NEWS

Greece ranks high for graft

Coming in the midst of a series of corruption scandals, it was perhaps no surprise yesterday that the latest index measuring the perception of graft in 180 countries should indicate that Greece has made little progress since last year. Transparency International’s 2008 Corruption Perceptions Index found Greece to be the 57th least corrupt country surveyed with a score of 4.7 out of 10. A country’s score indicates the degree of public sector corruption as perceived by businesspeople and country analysts and ranges between 10 (highly clean) and 0 (highly corrupt). Greece is the lowest-ranked eurozone country and is placed just below Italy and just above Turkey. Denmark, Sweden and New Zealand are ranked joint first with scores of 9.3. Somalia is ranked last with just 1 point.

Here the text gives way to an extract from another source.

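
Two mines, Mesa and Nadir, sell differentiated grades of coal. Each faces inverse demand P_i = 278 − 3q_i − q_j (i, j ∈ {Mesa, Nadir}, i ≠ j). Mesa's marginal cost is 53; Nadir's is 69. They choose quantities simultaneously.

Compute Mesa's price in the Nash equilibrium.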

Greece’s score is an increase of 0.1 on last year’s index and shows that «the effort to improve must continue at a faster rate,» according to the representatives of the Greek branch of Transparency International, Costas Bakouris and Aris Syngros. «As long as citizens get the message that laws are not implemented or are implemented selectively, the consequences intensify over time,» they said. The government had a different view, saying that the improvement showed things are moving in the right direction. «This small but significant improvement proves that measures to intensify checks so everything is brought to light is bearing tangible fruit,» said government spokesman Theodoros Roussopoulos. Transparency International is expected to publish the details of its survey in January.